In other words, Kent is Beale’s game changer. And that’s precisely why the new boss needs to have his immediate future secured as a matter of urgency.

What he needs now is some festive goodwill from the board and that means putting a financial package together which is generous enough to persuade Kent to hang around for the rest of the fight.

Chairman Douglas Park appeared to suggest at the club’s AGM that the gap between what Kent wants and what Rangers are willing to pay him is too wide to be bridged.

But there is sound economic basis to making an offer that Kent finds too difficult to refuse. Even if he is asking for £10,000 a week more than Rangers believe him to be worth, that’s a small price to pay for a player upon whom Beale is so utterly reliant.

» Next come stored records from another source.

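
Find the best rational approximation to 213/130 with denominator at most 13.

Expand x = 213/130 as a continued fraction with the Euclidean algorithm:
  213 = 1*130 + 83, so a_0 = 1.
  130 = 1*83 + 47, so a_1 = 1.
  83 = 1*47 + 36, so a_2 = 1.
  47 = 1*36 + 11, so a_3 = 1.
  36 = 3*11 + 3, so a_4 = 3.
  11 = 3*3 + 2, so a_5 = 3.
  3 = 1*2 + 1, so a_6 = 1.
  2 = 2*1 + 0, so a_7 = 2.
so x = [1; 1, 1, 1, 3, 3, 1, 2].
Convergents (p_i = a_i*p_{i-1} + p_{i-2}, q_i = a_i*q_{i-1} + q_{i-2} with p_{-2}=0, p_{-1}=1, q_{-2}=1, q_{-1}=0), until the denominator exceeds 13:
  i=0: a_0=1, p_0 = 1*1 + 0 = 1, q_0 = 1*0 + 1 = 1.
  i=1: a_1=1, p_1 = 1*1 + 1 = 2, q_1 = 1*1 + 0 = 1.
  i=2: a_2=1, p_2 = 1*2 + 1 = 3, q_2 = 1*1 + 1 = 2.
  i=3: a_3=1, p_3 = 1*3 + 2 = 5, q_3 = 1*2 + 1 = 3.
  i=4: a_4=3, p_4 = 3*5 + 3 = 18, q_4 = 3*3 + 2 = 11.
  i=5: a_5=3, p_5 = 3*18 + 5 = 59, q_5 = 3*11 + 3 = 36.
q_5 = 36 > 13, so the last convergent with denominator <= 13 is p_4/q_4 = 18/11.
The closest fraction with denominator <= 13 is either p_4/q_4 or the intermediate fraction (k*p_4 + p_3)/(k*q_4 + q_3) with the largest k >= 1 whose denominator stays <= 13; these approach x as k grows, and every other convergent or intermediate fraction in range is farther away.
Largest k: floor((13 - q_3)/q_4) = floor((13 - 3)/11) = 0.
Since k = 0, no intermediate fraction beyond p_4/q_4 has denominator <= 13, so the convergent 18/11 is the closest (its error is |213*11 - 18*130|/(130*11) = 3/1430).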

As a matter of fact, if Kent wants £20,000 more than Rangers consider to be the going rate, there’s a strong argument to be made that it’s still worth giving him what he wants.

That might mean upping his wages by somewhere in the region of a million quid a year but if they should fail to stump up the extra cash then they will lose Kent for next to nothing.

And, having spent £7million to buy him from Liverpool in the first place, that’s a giant kick in the teeth. Let’s not forget, Rangers have also laid out fees of £3m for Cedric Itten and Rabbi Matondo. And more than £5m on Ridvan Yilmaz for that matter.

So releasing £1m a year to let Beale keep hold of his main man looks like chicken feed by comparison. And if, deep down, Kent is hankering for a move back across the border then that ambition can be satisfied too with a bespoke and cleverly constructed new contract.

All that would be required of Rangers is to insert a release clause which would be triggered automatically in the event that an offer of a specific amount comes in.

For argument’s sake, let’s just say the club would hope to double their money on a player who, having only celebrated his 26th birthday last month, is about to enter the prime years of his career.

Kent’s agents might attempt to talk that fee down from the £14m mark but if an agreement can be struck somewhere in the middle then it has to make more sense than allowing him to leave, be that for buttons next month or as a free agent in the summer.

One way or another, Rangers have to find the spare cash required to keep Kent on board. Beale simply can’t afford to do without him.